Thanks to the support of the communist party and the all-powerful Convention of South African Trade Unions, “comrade Zuma” decided to gather all citizens around him who were disgruntled with a system of government that was not responding to the people. As indictments rained down (he was charged with rape in 2006 and corruption in 2007), the “friends of Jacob Zuma” argued that there was a “plot” and “persecution,” turning the Zulu leader into a martyr and the head of state into his executioner.

 


In December 2007, the pro-Zuma faction scooped all of the ANC’s leadership positions, including the role of the treasury’s secretary general as well as the vice-presidency. Thabo Mbeki, who was considered too intellectual and too authoritarian, was replaced as head of the ANC by Jacob Zuma, the choice of the party's low ranking members.

 

 


Everything would have been fine, had Mbeki’s supporters - with 18 months to go before the end of his term - not displayed their own vengeful tactics. The only way to remain in power was to press charges against Zuma, whose financial adviser had just been sentenced to 15 years in prison for fraud, corruption and tax evasion. Apparently, there was no reason for Jacob Zuma to escape the South African justice system.

 


The final theatrical move came on September 12. A judge from Pietermaritzburg dismissed the corruption case against Zuma on a technicality.

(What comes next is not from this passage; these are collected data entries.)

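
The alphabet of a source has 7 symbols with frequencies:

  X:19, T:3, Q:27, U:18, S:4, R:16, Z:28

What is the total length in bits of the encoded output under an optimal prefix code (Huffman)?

297

Greedily combine the two least-frequent nodes:
merge T(3) and S(4): 7
merge 7 and R(16): 23
merge U(18) and X(19): 37
merge 23 and Q(27): 50
merge Z(28) and 37: 65
merge 50 and 65: 115
The encoded length is the sum of every internal node's weight: 7 + 23 + 37 + 50 + 65 + 115 = 297 bits.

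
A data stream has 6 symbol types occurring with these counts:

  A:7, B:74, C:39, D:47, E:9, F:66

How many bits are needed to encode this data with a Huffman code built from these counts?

555

Greedily combine the two least-frequent nodes:
A(7) + E(9) → 16
16 + C(39) → 55
D(47) + 55 → 102
F(66) + B(74) → 140
102 + 140 → 242
Total encoded bits = sum of merged weights = 16 + 55 + 102 + 140 + 242 = 555.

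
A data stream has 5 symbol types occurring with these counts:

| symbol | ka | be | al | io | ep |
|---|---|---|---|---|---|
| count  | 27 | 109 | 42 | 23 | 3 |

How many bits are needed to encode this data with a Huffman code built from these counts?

378

Build the Huffman tree bottom-up:
ep(3) + io(23) → 26
26 + ka(27) → 53
al(42) + 53 → 95
95 + be(109) → 204
The encoded length is the sum of every internal node's weight: 26 + 53 + 95 + 204 = 378 bits.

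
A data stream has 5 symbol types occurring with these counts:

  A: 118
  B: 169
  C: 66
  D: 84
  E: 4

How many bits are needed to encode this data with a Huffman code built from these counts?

Build the Huffman tree bottom-up:
merge E(4) and C(66): 70
merge 70 and D(84): 154
merge A(118) and 154: 272
merge B(169) and 272: 441
The encoded length is the sum of every internal node's weight: 70 + 154 + 272 + 441 = 937 bits.

937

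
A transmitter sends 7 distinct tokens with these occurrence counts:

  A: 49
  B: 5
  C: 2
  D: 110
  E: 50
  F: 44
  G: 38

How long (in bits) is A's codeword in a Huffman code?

Huffman merges, smallest pair first:
combine C(2), B(5) → 7
combine 7, G(38) → 45
combine F(44), 45 → 89
combine A(49), E(50) → 99
combine 89, 99 → 188
combine D(110), 188 → 298
A's leaf is at depth 3, giving a 3-bit codeword.

3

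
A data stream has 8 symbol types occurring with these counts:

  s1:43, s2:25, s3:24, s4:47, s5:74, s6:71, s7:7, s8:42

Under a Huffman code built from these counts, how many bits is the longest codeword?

5

Merge the two lowest-weight nodes at each step:
combine s7(7), s3(24) → 31
combine s2(25), 31 → 56
combine s8(42), s1(43) → 85
combine s4(47), 56 → 103
combine s6(71), s5(74) → 145
combine 85, 103 → 188
combine 145, 188 → 333
Maximum depth reached is 5.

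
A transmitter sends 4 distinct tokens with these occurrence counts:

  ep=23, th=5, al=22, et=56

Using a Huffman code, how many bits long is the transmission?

183

Build the Huffman tree bottom-up:
combine th(5), al(22) → 27
combine ep(23), 27 → 50
combine 50, et(56) → 106
Total encoded bits = sum of merged weights = 27 + 50 + 106 = 183.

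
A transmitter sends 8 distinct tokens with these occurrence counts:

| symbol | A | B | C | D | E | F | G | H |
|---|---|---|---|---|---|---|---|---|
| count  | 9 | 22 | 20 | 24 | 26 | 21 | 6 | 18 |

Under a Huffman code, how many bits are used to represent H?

Huffman merges, smallest pair first:
merge G(6) and A(9): 15
merge 15 and H(18): 33
merge C(20) and F(21): 41
merge B(22) and D(24): 46
merge E(26) and 33: 59
merge 41 and 46: 87
merge 59 and 87: 146
H sits 3 levels below the root, so its codeword is 3 bits.

3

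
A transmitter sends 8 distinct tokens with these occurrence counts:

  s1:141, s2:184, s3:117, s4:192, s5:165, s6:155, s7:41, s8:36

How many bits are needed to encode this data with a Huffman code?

2978

Merge the two smallest weights repeatedly:
combine s8(36), s7(41) → 77
combine 77, s3(117) → 194
combine s1(141), s6(155) → 296
combine s5(165), s2(184) → 349
combine s4(192), 194 → 386
combine 296, 349 → 645
combine 386, 645 → 1031
Each symbol's bit-cost is frequency × depth; summing gives 2978 bits (equivalently 77 + 194 + 296 + 349 + 386 + 645 + 1031).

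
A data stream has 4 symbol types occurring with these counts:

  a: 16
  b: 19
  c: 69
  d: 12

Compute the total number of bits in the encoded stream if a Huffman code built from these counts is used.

191

Greedily combine the two least-frequent nodes:
combine d(12), a(16) → 28
combine b(19), 28 → 47
combine 47, c(69) → 116
Total encoded bits = sum of merged weights = 28 + 47 + 116 = 191.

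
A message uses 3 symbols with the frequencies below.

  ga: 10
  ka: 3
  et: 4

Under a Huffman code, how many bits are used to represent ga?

1

Huffman merges, smallest pair first:
combine ka(3), et(4) → 7
combine 7, ga(10) → 17
ga sits one level below the root: a 1-bit codeword.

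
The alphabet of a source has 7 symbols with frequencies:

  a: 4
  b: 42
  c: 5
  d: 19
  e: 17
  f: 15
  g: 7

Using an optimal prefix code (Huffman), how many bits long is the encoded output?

Merge the two smallest weights repeatedly:
a(4) + c(5) → 9
g(7) + 9 → 16
f(15) + 16 → 31
e(17) + d(19) → 36
31 + 36 → 67
b(42) + 67 → 109
Each symbol's bit-cost is frequency × depth; summing gives 268 bits (equivalently 9 + 16 + 31 + 36 + 67 + 109).

268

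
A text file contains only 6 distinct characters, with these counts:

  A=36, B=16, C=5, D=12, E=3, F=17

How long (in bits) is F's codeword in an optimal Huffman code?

Huffman merges, smallest pair first:
merge E(3) and C(5): 8
merge 8 and D(12): 20
merge B(16) and F(17): 33
merge 20 and 33: 53
merge A(36) and 53: 89
F's leaf is at depth 3, giving a 3-bit codeword.

3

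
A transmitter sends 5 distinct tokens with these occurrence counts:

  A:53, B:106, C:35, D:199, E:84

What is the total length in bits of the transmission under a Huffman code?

1015

Merge the two smallest weights repeatedly:
C(35) + A(53) → 88
E(84) + 88 → 172
B(106) + 172 → 278
D(199) + 278 → 477
Each symbol's bit-cost is frequency × depth; summing gives 1015 bits (equivalently 88 + 172 + 278 + 477).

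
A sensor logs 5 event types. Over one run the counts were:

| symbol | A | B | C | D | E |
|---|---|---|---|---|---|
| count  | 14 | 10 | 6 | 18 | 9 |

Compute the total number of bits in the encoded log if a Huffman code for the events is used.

Build the Huffman tree bottom-up:
C(6) + E(9) → 15
B(10) + A(14) → 24
15 + D(18) → 33
24 + 33 → 57
Total encoded bits = sum of merged weights = 15 + 24 + 33 + 57 = 129.

129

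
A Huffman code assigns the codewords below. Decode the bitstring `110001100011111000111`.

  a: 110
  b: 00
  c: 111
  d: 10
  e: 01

Read left to right; each codeword is recognised as soon as it completes (prefix code):
  110→a | 00→b | 110→a | 00→b | 111→c | 110→a | 00→b | 111→c
Decoded message: ababcabc

ababcabc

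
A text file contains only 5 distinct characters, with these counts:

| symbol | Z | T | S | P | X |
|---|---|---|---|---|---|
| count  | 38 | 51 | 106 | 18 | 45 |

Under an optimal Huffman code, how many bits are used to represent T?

3

Repeatedly merge the two smallest:
combine P(18), Z(38) → 56
combine X(45), T(51) → 96
combine 56, 96 → 152
combine S(106), 152 → 258
T's leaf is at depth 3, giving a 3-bit codeword.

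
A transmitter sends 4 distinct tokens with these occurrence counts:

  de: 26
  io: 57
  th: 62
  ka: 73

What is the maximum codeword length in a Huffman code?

Merge the two lowest-weight nodes at each step:
de(26) + io(57) → 83
th(62) + ka(73) → 135
83 + 135 → 218
Maximum depth reached is 2.

2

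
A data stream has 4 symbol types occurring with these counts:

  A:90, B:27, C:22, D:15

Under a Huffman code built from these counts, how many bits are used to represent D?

Build the tree from the bottom:
combine D(15), C(22) → 37
combine B(27), 37 → 64
combine 64, A(90) → 154
The subtree containing D is merged 3 times, so code length = 3.

3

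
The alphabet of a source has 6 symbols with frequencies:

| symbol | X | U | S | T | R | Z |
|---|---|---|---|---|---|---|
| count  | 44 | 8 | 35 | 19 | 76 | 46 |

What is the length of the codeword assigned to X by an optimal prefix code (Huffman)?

2

Huffman merges, smallest pair first:
combine U(8), T(19) → 27
combine 27, S(35) → 62
combine X(44), Z(46) → 90
combine 62, R(76) → 138
combine 90, 138 → 228
X's leaf is at depth 2, giving a 2-bit codeword.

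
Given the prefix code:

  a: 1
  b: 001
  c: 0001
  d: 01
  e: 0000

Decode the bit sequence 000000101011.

Read left to right; each codeword is recognised as soon as it completes (prefix code):
  0000→e | 001→b | 01→d | 01→d | 1→a
Decoded message: ebdda

ebdda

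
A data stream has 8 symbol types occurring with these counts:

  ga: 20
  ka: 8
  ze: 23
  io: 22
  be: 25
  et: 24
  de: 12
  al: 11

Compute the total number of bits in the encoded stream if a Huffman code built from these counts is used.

429

Greedily combine the two least-frequent nodes:
merge ka(8) and al(11): 19
merge de(12) and 19: 31
merge ga(20) and io(22): 42
merge ze(23) and et(24): 47
merge be(25) and 31: 56
merge 42 and 47: 89
merge 56 and 89: 145
Each symbol's bit-cost is frequency × depth; summing gives 429 bits (equivalently 19 + 31 + 42 + 47 + 56 + 89 + 145).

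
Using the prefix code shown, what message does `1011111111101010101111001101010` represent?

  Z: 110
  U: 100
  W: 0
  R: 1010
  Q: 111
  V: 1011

Read left to right; each codeword is recognised as soon as it completes (prefix code):
  1011→V | 111→Q | 111→Q | 1010→R | 1010→R | 111→Q | 100→U | 110→Z | 1010→R
Decoded message: VQQRRQUZR

VQQRRQUZR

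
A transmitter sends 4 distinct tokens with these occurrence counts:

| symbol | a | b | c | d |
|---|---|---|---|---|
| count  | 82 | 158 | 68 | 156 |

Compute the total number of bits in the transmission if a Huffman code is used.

Build the Huffman tree bottom-up:
combine c(68), a(82) → 150
combine 150, d(156) → 306
combine b(158), 306 → 464
Each symbol's bit-cost is frequency × depth; summing gives 920 bits (equivalently 150 + 306 + 464).

920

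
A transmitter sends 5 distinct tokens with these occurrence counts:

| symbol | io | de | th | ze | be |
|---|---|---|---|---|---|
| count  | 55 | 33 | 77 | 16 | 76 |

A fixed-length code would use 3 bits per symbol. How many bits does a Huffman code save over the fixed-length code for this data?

208

Fixed-length: 3 bits × 257 symbols = 771 bits.
Huffman merges:
combine ze(16), de(33) → 49
combine 49, io(55) → 104
combine be(76), th(77) → 153
combine 104, 153 → 257
Huffman total = 49 + 104 + 153 + 257 = 563 bits.
Saving = 771 − 563 = 208 bits.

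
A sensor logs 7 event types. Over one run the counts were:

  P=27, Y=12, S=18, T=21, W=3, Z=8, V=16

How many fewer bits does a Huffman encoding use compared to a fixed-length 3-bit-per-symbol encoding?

37

Fixed-length: 3 bits × 105 symbols = 315 bits.
Huffman merges:
merge W(3) and Z(8): 11
merge 11 and Y(12): 23
merge V(16) and S(18): 34
merge T(21) and 23: 44
merge P(27) and 34: 61
merge 44 and 61: 105
Huffman total = 11 + 23 + 34 + 44 + 61 + 105 = 278 bits.
Saving = 315 − 278 = 37 bits.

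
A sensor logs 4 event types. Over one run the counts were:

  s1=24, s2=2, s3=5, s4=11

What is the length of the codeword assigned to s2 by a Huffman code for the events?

Build the tree from the bottom:
merge s2(2) and s3(5): 7
merge 7 and s4(11): 18
merge 18 and s1(24): 42
s2's leaf is at depth 3, giving a 3-bit codeword.

3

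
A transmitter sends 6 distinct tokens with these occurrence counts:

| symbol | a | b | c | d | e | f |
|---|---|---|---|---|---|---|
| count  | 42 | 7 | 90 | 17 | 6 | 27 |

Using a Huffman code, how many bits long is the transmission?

Greedily combine the two least-frequent nodes:
combine e(6), b(7) → 13
combine 13, d(17) → 30
combine f(27), 30 → 57
combine a(42), 57 → 99
combine c(90), 99 → 189
Each symbol's bit-cost is frequency × depth; summing gives 388 bits (equivalently 13 + 30 + 57 + 99 + 189).

388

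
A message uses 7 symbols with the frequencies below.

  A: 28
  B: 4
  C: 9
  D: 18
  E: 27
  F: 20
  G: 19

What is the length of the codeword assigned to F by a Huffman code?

3

Huffman merges, smallest pair first:
combine B(4), C(9) → 13
combine 13, D(18) → 31
combine G(19), F(20) → 39
combine E(27), A(28) → 55
combine 31, 39 → 70
combine 55, 70 → 125
The subtree containing F is merged 3 times, so code length = 3.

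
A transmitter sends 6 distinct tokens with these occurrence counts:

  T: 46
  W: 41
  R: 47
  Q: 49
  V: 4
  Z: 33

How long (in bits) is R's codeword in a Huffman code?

Huffman merges, smallest pair first:
combine V(4), Z(33) → 37
combine 37, W(41) → 78
combine T(46), R(47) → 93
combine Q(49), 78 → 127
combine 93, 127 → 220
R sits 2 levels below the root, so its codeword is 2 bits.

2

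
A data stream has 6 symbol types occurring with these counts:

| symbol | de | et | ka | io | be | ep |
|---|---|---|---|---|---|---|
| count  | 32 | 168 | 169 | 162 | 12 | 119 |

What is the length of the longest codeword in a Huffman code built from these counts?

Merge the two lowest-weight nodes at each step:
merge be(12) and de(32): 44
merge 44 and ep(119): 163
merge io(162) and 163: 325
merge et(168) and ka(169): 337
merge 325 and 337: 662
The rarest symbols sit at the bottom; the longest codeword is 4 bits.

4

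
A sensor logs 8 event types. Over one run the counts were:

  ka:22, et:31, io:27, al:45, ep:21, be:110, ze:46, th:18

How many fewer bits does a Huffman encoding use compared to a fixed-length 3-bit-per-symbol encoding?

Fixed-length: 3 bits × 320 symbols = 960 bits.
Huffman merges:
th(18) + ep(21) → 39
ka(22) + io(27) → 49
et(31) + 39 → 70
al(45) + ze(46) → 91
49 + 70 → 119
91 + be(110) → 201
119 + 201 → 320
Huffman total = 39 + 49 + 70 + 91 + 119 + 201 + 320 = 889 bits.
Saving = 960 − 889 = 71 bits.

71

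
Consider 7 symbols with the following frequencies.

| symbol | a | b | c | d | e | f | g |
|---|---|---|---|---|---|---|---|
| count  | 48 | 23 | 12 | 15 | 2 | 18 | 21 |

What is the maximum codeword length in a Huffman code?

Merge the two lowest-weight nodes at each step:
merge e(2) and c(12): 14
merge 14 and d(15): 29
merge f(18) and g(21): 39
merge b(23) and 29: 52
merge 39 and a(48): 87
merge 52 and 87: 139
The rarest symbols sit at the bottom; the longest codeword is 4 bits.

4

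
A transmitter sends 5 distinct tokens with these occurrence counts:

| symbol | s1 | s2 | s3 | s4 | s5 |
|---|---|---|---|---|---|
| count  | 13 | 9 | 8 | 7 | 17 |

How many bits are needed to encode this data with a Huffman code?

123

Build the Huffman tree bottom-up:
s4(7) + s3(8) → 15
s2(9) + s1(13) → 22
15 + s5(17) → 32
22 + 32 → 54
The encoded length is the sum of every internal node's weight: 15 + 22 + 32 + 54 = 123 bits.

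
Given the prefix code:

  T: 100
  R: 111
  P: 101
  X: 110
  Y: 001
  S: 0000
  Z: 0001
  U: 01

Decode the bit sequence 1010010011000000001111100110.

Read left to right; each codeword is recognised as soon as it completes (prefix code):
  101→P | 001→Y | 001→Y | 100→T | 0000→S | 001→Y | 111→R | 100→T | 110→X
Decoded message: PYYTSYRTX

PYYTSYRTX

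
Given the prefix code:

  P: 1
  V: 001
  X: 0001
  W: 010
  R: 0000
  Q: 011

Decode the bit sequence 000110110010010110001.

XPQVVQX

Read left to right; each codeword is recognised as soon as it completes (prefix code):
  0001→X | 1→P | 011→Q | 001→V | 001→V | 011→Q | 0001→X
Decoded message: XPQVVQX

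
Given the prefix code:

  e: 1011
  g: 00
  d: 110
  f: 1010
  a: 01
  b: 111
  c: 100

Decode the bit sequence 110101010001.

dfca

Read left to right; each codeword is recognised as soon as it completes (prefix code):
  110→d | 1010→f | 100→c | 01→a
Decoded message: dfca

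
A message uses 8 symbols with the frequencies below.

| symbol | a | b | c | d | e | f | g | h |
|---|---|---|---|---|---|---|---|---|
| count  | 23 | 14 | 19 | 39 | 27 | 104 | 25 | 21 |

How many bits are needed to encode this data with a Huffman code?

737

Merge the two smallest weights repeatedly:
combine b(14), c(19) → 33
combine h(21), a(23) → 44
combine g(25), e(27) → 52
combine 33, d(39) → 72
combine 44, 52 → 96
combine 72, 96 → 168
combine f(104), 168 → 272
Each symbol's bit-cost is frequency × depth; summing gives 737 bits (equivalently 33 + 44 + 52 + 72 + 96 + 168 + 272).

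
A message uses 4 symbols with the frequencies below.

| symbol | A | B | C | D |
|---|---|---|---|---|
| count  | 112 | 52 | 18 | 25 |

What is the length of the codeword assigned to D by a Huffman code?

Repeatedly merge the two smallest:
C(18) + D(25) → 43
43 + B(52) → 95
95 + A(112) → 207
D's leaf is at depth 3, giving a 3-bit codeword.

3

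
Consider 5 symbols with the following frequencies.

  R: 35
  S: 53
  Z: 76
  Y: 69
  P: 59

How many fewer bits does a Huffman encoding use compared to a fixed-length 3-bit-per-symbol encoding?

Fixed-length: 3 bits × 292 symbols = 876 bits.
Huffman merges:
R(35) + S(53) → 88
P(59) + Y(69) → 128
Z(76) + 88 → 164
128 + 164 → 292
Huffman total = 88 + 128 + 164 + 292 = 672 bits.
Saving = 876 − 672 = 204 bits.

204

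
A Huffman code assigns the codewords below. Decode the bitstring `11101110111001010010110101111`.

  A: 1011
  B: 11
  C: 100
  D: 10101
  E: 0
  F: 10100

BAACFAEAB

Read left to right; each codeword is recognised as soon as it completes (prefix code):
  11→B | 1011→A | 1011→A | 100→C | 10100→F | 1011→A | 0→E | 1011→A | 11→B
Decoded message: BAACFAEAB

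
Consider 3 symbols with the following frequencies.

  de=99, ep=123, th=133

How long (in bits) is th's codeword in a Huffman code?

Repeatedly merge the two smallest:
combine de(99), ep(123) → 222
combine th(133), 222 → 355
th is a child of the root — depth 1, so its codeword is a single bit.

1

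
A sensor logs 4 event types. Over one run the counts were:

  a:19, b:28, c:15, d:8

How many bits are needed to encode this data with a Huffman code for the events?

Build the Huffman tree bottom-up:
d(8) + c(15) → 23
a(19) + 23 → 42
b(28) + 42 → 70
The encoded length is the sum of every internal node's weight: 23 + 42 + 70 = 135 bits.

135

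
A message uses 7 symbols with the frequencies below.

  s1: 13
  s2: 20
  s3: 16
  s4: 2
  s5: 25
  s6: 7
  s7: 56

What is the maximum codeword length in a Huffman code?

5

Merge the two lowest-weight nodes at each step:
s4(2) + s6(7) → 9
9 + s1(13) → 22
s3(16) + s2(20) → 36
22 + s5(25) → 47
36 + 47 → 83
s7(56) + 83 → 139
The rarest symbols sit at the bottom; the longest codeword is 5 bits.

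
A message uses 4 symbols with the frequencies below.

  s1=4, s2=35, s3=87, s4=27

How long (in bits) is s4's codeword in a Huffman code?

Huffman merges, smallest pair first:
merge s1(4) and s4(27): 31
merge 31 and s2(35): 66
merge 66 and s3(87): 153
The subtree containing s4 is merged 3 times, so code length = 3.

3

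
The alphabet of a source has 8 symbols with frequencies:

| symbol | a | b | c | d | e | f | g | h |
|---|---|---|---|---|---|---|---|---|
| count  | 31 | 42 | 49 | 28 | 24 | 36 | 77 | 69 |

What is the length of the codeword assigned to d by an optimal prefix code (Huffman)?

Huffman merges, smallest pair first:
e(24) + d(28) → 52
a(31) + f(36) → 67
b(42) + c(49) → 91
52 + 67 → 119
h(69) + g(77) → 146
91 + 119 → 210
146 + 210 → 356
The subtree containing d is merged 4 times, so code length = 4.

4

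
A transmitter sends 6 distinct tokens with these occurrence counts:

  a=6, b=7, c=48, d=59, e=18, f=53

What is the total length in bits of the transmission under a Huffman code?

Greedily combine the two least-frequent nodes:
combine a(6), b(7) → 13
combine 13, e(18) → 31
combine 31, c(48) → 79
combine f(53), d(59) → 112
combine 79, 112 → 191
Total encoded bits = sum of merged weights = 13 + 31 + 79 + 112 + 191 = 426.

426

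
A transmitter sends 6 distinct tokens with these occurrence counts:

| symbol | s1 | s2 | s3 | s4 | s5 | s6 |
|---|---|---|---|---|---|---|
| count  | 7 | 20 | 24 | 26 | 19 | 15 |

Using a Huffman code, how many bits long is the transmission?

283

Greedily combine the two least-frequent nodes:
merge s1(7) and s6(15): 22
merge s5(19) and s2(20): 39
merge 22 and s3(24): 46
merge s4(26) and 39: 65
merge 46 and 65: 111
Each symbol's bit-cost is frequency × depth; summing gives 283 bits (equivalently 22 + 39 + 46 + 65 + 111).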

Judge Chris Nicholson even spoke of “interference” from the state’s highest levels in this matter.

 

This ruling, which questioned Mbeki’s integrity with regard to his dealings with judicial powers, offered an ideal pretext to get rid of him. The committee director of the ANC then announced that he had decided to recall the president of the republic before the end of his term.

 


President Mbeki immediately announced that he would resign according to the terms of the constitution. But what will become of his successor? According to Judge Nicholson, if the first indictment procedure has not been conducted under strict rules, Zuma would once again appear before a tribunal on corruption charges. The attorney general announced that he would appeal the dismissal of the charges. The battle of the titans for the leadership of the ANC is not yet finished.